Ainsi, il s’agit premièrement de rendre visible l’expérience des femmes et deuxièmement, de faire les choses à leur manière. Mais il y a une troisième raison pour laquelle certaines femmes choisissent de s’organiser entre elles, qui est peut-être plus significative que les deux autres. Il s’agit de l’existence d’une analyse féministe du militarisme et de la guerre qui fait défaut à la réflexion du mouvement général.
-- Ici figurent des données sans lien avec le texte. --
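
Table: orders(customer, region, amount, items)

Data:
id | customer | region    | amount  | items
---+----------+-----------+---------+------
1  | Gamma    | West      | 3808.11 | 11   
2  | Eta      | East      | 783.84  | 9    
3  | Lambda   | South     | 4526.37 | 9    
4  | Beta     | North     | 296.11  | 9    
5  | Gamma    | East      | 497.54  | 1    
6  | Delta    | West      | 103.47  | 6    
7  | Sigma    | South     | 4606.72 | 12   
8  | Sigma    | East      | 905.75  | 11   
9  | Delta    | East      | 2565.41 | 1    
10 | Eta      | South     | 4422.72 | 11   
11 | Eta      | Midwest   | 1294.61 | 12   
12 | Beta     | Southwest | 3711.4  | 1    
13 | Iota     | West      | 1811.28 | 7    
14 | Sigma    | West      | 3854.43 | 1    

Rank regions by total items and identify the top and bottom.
SELECT region, SUM(items)
FROM orders
GROUP BY region
ORDER BY SUM(items)

All groups:
  Southwest: 1
  North: 9
  Midwest: 12
  East: 22
  West: 25
  South: 32

Highest: South (32)
Lowest: Southwest (1)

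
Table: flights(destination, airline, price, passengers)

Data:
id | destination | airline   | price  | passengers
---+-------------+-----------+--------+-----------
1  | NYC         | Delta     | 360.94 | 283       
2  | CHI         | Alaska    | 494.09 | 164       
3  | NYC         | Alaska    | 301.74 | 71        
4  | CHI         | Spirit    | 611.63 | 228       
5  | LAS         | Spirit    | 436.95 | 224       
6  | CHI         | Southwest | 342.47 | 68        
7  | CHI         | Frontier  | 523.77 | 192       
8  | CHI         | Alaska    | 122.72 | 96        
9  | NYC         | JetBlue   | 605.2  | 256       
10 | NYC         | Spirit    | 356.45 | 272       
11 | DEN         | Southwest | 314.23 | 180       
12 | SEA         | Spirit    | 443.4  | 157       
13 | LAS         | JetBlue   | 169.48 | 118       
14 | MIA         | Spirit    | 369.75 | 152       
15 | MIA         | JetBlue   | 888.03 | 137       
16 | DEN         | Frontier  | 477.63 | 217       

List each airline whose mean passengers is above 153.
SELECT airline, AVG(passengers)
FROM flights
GROUP BY airline
HAVING AVG(passengers) > 153

Result:
  Delta: avg=283.00
  Frontier: avg=204.50
  JetBlue: avg=170.33
  Spirit: avg=206.60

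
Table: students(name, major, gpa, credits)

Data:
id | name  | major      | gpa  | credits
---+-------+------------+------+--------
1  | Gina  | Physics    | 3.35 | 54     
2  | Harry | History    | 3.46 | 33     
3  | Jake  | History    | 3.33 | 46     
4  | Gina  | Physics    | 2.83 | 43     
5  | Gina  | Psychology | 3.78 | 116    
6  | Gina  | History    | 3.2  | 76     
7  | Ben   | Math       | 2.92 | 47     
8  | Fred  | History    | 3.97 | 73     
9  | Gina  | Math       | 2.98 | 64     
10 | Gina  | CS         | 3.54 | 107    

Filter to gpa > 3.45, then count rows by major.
SELECT major, COUNT(*)
FROM students
WHERE gpa > 3.45
GROUP BY major

Note: WHERE filters rows before grouping.

Result:
  CS: 1
  History: 2
  Psychology: 1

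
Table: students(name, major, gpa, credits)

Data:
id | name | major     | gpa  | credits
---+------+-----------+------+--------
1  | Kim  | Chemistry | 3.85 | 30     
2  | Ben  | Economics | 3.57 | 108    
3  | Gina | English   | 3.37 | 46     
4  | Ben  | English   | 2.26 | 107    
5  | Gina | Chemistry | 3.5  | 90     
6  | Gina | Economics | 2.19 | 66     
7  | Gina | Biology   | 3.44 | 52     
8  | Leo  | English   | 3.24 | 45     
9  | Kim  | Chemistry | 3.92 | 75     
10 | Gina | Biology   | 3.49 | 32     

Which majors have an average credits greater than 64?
SELECT major, AVG(credits)
FROM students
GROUP BY major
HAVING AVG(credits) > 64

Result:
  Chemistry: avg=65.00
  Economics: avg=87.00
  English: avg=66.00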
La militarisation et la guerre sont les produits de systèmes de pouvoir. Les deux principaux systèmes entretenant la guerre sont, premièrement, le capitalisme avec une classe de domination par l’argent et la propriété, et le nationalisme qui comprend le racisme d’État, la domination des Blancs, la xénophobie. Ces deux systèmes forment des systèmes d’oppression et d’exploitation et sont de fait essentiellement et nécessairement violents. Le mouvement antiguerre se mobilise contre ces deux systèmes de domination. Les féministes ajoutent : « Attendez : un autre système de domination interagit avec ces deux-là. Lui aussi est oppressif, violent et exploite. Il prédispose aussi la société à la militarisation et à la guerre. Il s’agit du patriarcat ». Ce que les féministes entendent par patriarcat est la forme millénaire et mondialement répandue, quasi universelle de relation entre les genres par laquelle le pouvoir des hommes s’impose aux femmes et qui encourage une certaine masculinité empreinte de domination et de force.
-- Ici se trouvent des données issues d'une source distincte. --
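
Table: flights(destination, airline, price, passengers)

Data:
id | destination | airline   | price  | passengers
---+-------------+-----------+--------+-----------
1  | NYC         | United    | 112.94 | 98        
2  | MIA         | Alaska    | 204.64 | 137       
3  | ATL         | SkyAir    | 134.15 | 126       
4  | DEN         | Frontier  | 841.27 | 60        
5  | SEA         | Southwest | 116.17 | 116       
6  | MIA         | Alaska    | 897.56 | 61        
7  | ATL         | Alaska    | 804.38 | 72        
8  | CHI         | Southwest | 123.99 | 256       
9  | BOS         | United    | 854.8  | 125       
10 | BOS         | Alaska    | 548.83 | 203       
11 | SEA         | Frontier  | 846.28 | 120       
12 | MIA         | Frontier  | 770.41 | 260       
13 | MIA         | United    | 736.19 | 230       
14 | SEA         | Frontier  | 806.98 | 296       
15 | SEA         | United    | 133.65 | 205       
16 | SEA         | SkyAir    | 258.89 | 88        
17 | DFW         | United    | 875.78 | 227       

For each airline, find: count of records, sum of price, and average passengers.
SELECT airline,
       COUNT(*) as cnt,
       SUM(price) as total_price,
       AVG(passengers) as avg_passengers
FROM flights
GROUP BY airline

Result:
  Alaska: 4 records, 2455.41 total price, 118.25 avg passengers
  Frontier: 4 records, 3264.94 total price, 184.00 avg passengers
  SkyAir: 2 records, 393.04 total price, 107.00 avg passengers
  Southwest: 2 records, 240.16 total price, 186.00 avg passengers
  United: 5 records, 2713.36 total price, 177.00 avg passengers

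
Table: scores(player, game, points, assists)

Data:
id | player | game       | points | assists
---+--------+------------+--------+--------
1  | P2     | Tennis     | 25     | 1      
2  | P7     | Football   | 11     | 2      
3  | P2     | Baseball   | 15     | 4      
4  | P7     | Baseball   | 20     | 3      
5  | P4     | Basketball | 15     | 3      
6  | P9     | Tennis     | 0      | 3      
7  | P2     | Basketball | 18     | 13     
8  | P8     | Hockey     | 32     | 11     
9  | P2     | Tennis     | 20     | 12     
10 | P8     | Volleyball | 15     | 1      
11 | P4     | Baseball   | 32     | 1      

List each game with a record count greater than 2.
SELECT game, COUNT(*) as cnt
FROM scores
GROUP BY game
HAVING COUNT(*) > 2

Result:
  Baseball: 3
  Tennis: 3

Note: HAVING filters groups after aggregation, WHERE filters rows before.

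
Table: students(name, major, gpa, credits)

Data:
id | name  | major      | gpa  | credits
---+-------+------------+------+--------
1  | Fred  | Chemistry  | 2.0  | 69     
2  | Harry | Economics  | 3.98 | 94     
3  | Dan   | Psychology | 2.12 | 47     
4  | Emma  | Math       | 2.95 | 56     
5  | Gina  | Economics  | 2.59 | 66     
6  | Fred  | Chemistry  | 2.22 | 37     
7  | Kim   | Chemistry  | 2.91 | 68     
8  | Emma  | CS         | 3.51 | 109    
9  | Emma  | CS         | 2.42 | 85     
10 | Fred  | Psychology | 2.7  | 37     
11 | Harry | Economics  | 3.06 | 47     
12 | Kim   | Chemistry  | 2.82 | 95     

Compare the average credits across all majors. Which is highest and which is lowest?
SELECT major, AVG(credits)
FROM students
GROUP BY major
ORDER BY AVG(credits)

All groups:
  Psychology: 42.00
  Math: 56.00
  Chemistry: 67.25
  Economics: 69.00
  CS: 97.00

Highest: CS (97.00)
Lowest: Psychology (42.00)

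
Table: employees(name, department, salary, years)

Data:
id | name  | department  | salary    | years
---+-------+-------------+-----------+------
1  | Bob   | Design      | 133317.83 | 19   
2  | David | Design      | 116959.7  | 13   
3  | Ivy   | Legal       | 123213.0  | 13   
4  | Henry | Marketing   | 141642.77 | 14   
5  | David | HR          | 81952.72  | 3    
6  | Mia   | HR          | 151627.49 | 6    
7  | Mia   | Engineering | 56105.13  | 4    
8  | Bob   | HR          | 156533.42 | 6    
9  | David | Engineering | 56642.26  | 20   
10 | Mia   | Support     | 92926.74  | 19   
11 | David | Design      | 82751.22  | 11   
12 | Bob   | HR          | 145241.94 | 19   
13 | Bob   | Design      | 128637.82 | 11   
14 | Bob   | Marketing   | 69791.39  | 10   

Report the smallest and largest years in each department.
SELECT department, MIN(years), MAX(years)
FROM employees
GROUP BY department

Result:
  Design: min=11, max=19
  Engineering: min=4, max=20
  HR: min=3, max=19
  Legal: min=13, max=13
  Marketing: min=10, max=14
  Support: min=19, max=19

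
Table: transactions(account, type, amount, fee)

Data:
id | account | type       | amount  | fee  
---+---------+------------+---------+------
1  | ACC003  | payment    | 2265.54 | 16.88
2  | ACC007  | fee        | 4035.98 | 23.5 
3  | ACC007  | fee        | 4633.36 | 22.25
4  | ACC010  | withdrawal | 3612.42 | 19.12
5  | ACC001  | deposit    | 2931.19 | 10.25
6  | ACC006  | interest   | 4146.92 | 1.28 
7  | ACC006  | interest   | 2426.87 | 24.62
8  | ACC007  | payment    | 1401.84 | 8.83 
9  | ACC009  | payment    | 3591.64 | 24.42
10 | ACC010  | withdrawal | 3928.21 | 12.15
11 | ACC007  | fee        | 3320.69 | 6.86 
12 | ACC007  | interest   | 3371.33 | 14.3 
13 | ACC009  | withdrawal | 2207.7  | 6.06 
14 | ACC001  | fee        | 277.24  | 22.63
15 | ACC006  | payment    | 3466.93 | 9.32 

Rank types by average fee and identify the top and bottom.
SELECT type, AVG(fee)
FROM transactions
GROUP BY type
ORDER BY AVG(fee)

All groups:
  deposit: 10.25
  withdrawal: 12.44
  interest: 13.40
  payment: 14.86
  fee: 18.81

Highest: fee (18.81)
Lowest: deposit (10.25)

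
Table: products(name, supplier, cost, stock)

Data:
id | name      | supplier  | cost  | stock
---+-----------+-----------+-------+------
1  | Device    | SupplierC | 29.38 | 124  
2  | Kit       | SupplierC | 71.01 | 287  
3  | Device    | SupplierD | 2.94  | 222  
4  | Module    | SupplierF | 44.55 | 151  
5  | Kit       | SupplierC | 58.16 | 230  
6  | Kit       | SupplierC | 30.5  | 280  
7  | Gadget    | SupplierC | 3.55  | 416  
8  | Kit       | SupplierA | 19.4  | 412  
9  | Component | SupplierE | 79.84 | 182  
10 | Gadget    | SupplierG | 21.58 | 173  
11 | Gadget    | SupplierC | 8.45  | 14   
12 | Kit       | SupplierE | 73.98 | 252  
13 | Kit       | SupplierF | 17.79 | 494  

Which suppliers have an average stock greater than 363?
SELECT supplier, AVG(stock)
FROM products
GROUP BY supplier
HAVING AVG(stock) > 363

Result:
  SupplierA: avg=412.00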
Ainsi des femmes disent que le mouvement antiguerre doit s’en prendre à l’exploitation capitaliste, bien sûr, aux impulsions racistes et nationalistes, naturellement, mais aussi à l’hégémonie masculine. À ces trois entités, rien de moins. Les luttes pour une transformation des relations entre hommes et femmes doivent être reconnues comme un travail pour la paix. Dans nos propres mouvements pacifistes, antimilitaristes et antiguerres, nous devons, tout comme nous essayons de ne pas agir comme des petits capitalistes ou comme nous ne tolérons pas le racisme, refuser le sexisme. Notre militantisme doit refléter le monde que nous voulons créer, dans sa globalité. Cela s’appelle la lutte préfigurative. Coherencia entre fines y medios.
Je veux terminer en soulignant qu’il n’est pas question ici des hommes et des femmes en tant que tels, et encore moins d’individus hommes ou femmes. Il est question ici de cultures, des cultures qui se développent et se multiplient partout, des conseils d’administration des banques au café du commerce, de la publicité aux jeux vidéos, des cultures qui imposent la masculinité et la féminité comme des caricatures « d’êtres » humains, en créant un système symbolique complet au sein duquel des qualités particulières sont attribuées à la masculinité lui octroyant une suprématie. Qu’est-ce qu’un « vrai mâle » ? Un homme autoritaire, combatif, capable de se défendre et de contrôler, dur, toujours prêt à user de la violence pour défendre son honneur. Il est clair que ces qualificatifs sont profondément ancrés dans le militarisme et la guerre. Et les femmes font ici le lien : « Soit les vrais hommes trouvent le courage de refuser ce modèle, soit ils se fondent dans ce modèle. Et s’ils endossent ce rôle, ce n’est pas que dans l’armée mais aussi dans la vie de tous les jours, ce que les femmes payent très cher. Aussi les femmes peuvent difficilement éviter de voir la violence comme une continuité qui s’étend de la cour de récréation, de la chambre, de la ruelle au champ de bataille, qui s’étend de leur propre corps au corps politique. Peut-être notre mouvement est-il plus qu’un mouvement d’opposition à la guerre, peut-être même plus qu’un mouvement pacifiste. Peut-être est-ce un mouvement pour un monde nonviolent.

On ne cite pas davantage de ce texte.